Deputy defense nominee England wins praise

Navy chief from Baltimore would replace Wolfowitz


WASHINGTON - For the past four years, Deputy Defense Secretary Paul Wolfowitz's appearances before Congress have often been punctuated by sharp, partisan exchanges over Iraq policy and the Bush administration's overall handling of the campaign against terrorism.

Yesterday, something quite different happened when Wolfowitz's designated successor, Navy Secretary Gordon R. England, sat down before the Senate Armed Services Committee for his confirmation hearing.

Senators from both parties praised the West Baltimore native as a savvy business manager. They complimented his openness and ability to bridge divergent views. They fretted to him about the soaring costs of new warships and an impending round of base closings. And that four-letter word, "Iraq," was barely uttered in more than two hours of testimony.

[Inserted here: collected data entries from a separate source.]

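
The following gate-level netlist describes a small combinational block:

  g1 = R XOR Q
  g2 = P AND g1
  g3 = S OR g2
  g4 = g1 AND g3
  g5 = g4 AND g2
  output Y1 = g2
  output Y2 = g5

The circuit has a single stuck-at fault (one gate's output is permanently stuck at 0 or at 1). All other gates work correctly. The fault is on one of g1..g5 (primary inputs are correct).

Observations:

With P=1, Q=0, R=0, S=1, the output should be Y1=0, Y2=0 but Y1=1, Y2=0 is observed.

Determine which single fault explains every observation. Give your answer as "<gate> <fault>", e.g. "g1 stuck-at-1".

Fault-free values for test 1 (P=1, Q=0, R=0, S=1): g1=0, g2=0, g3=1, g4=0, g5=0, giving Y1=0, Y2=0. Observed Y1=1, Y2=0.
Test 1: faults giving observed Y1=1, Y2=0 are {g2 stuck-at-1}.
Only g2 stuck-at-1 is consistent with every test.

g2 stuck-at-1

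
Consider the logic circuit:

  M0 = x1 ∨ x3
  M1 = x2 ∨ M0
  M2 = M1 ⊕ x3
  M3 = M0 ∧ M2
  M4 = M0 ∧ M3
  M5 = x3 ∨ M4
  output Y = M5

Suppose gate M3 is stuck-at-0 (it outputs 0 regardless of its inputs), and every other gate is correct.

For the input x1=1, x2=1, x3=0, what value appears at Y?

Propagate with M3 forced: M0=1, M1=1, M2=1, M3=0 [stuck-at-0], M4=0, M5=0.
So Y = 0. (Without the fault it would be 1.)

0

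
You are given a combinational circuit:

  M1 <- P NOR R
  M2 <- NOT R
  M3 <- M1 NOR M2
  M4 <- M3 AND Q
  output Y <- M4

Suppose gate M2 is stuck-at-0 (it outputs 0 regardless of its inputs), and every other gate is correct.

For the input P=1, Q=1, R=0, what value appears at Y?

1

Propagate with M2 forced: M1=0, M2=0 [stuck-at-0], M3=1, M4=1.
So Y = 1. (Without the fault it would be 0.)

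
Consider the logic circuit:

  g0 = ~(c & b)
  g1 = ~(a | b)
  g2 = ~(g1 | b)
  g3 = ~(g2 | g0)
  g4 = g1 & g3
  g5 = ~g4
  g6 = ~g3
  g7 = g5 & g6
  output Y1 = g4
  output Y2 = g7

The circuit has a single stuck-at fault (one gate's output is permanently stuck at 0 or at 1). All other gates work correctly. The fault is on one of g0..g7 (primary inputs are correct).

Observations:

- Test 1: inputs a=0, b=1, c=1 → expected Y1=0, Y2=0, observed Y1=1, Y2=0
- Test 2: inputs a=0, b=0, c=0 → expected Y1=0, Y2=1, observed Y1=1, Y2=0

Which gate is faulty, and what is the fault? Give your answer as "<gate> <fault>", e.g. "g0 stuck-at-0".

Fault-free values for test 1 (a=0, b=1, c=1): g0=0, g1=0, g2=0, g3=1, g4=0, g5=1, g6=0, g7=0, giving Y1=0, Y2=0. Observed Y1=1, Y2=0.
Test 1: faults giving observed Y1=1, Y2=0 are {g1 stuck-at-1, g4 stuck-at-1}.
Test 2 (a=0, b=0, c=0): fault-free g0=1, g1=1, g2=0, g3=0, g4=0, g5=1, g6=1, g7=1 → Y1=0, Y2=1; observed Y1=1, Y2=0. Eliminates g1 stuck-at-1.
Only g4 stuck-at-1 is consistent with every test.

g4 stuck-at-1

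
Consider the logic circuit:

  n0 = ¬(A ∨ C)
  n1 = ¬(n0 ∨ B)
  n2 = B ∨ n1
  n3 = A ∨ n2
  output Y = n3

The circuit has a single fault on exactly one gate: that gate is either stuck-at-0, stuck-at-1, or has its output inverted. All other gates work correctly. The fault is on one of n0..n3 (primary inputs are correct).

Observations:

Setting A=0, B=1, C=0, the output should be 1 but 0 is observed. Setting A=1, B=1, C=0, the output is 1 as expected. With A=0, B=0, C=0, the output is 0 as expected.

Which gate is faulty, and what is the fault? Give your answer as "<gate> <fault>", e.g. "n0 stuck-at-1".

n2 stuck-at-0

Fault-free values for test 1 (A=0, B=1, C=0): n0=1, n1=0, n2=1, n3=1, giving Y=1. Observed 0.
Test 1: faults giving observed 0 are {n2 stuck-at-0, n2 inverted output, n3 stuck-at-0, n3 inverted output}.
Test 2 (A=1, B=1, C=0): fault-free n0=0, n1=0, n2=1, n3=1 → 1; observed 1. Eliminates n3 stuck-at-0, n3 inverted output.
Test 3 (A=0, B=0, C=0): fault-free n0=1, n1=0, n2=0, n3=0 → 0; observed 0. Eliminates n2 inverted output.
Only n2 stuck-at-0 is consistent with every test.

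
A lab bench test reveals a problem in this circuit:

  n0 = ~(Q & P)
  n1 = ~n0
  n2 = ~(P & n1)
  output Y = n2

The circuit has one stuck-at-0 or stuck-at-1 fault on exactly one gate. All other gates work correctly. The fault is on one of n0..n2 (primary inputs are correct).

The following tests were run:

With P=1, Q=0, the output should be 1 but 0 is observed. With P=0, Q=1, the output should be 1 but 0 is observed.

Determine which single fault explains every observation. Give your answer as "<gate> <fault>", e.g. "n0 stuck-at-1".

Fault-free values for test 1 (P=1, Q=0): n0=1, n1=0, n2=1, giving Y=1. Observed 0.
Test 1: faults giving observed 0 are {n0 stuck-at-0, n1 stuck-at-1, n2 stuck-at-0}.
Test 2 (P=0, Q=1): fault-free n0=1, n1=0, n2=1 → 1; observed 0. Eliminates n0 stuck-at-0, n1 stuck-at-1.
Only n2 stuck-at-0 is consistent with every test.

n2 stuck-at-0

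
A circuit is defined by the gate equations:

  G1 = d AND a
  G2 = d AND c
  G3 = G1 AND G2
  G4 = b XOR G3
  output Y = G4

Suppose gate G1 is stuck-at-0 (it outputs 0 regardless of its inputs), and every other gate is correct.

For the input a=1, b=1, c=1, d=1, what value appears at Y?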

In short, England, 67, a one-time executive vice president of General Dynamics Corp. with a knack for working with Congress, presented a strong contrast with Wolfowitz, a former college professor and ambassador who became a lightning rod for the administration's Iraq policy.

In tapping England, Defense Secretary Donald H. Rumsfeld is returning to the traditional model of a deputy who ensures the smooth running of the daily nuts-and-bolts operations of the Pentagon, and avoids the department's ideological battles.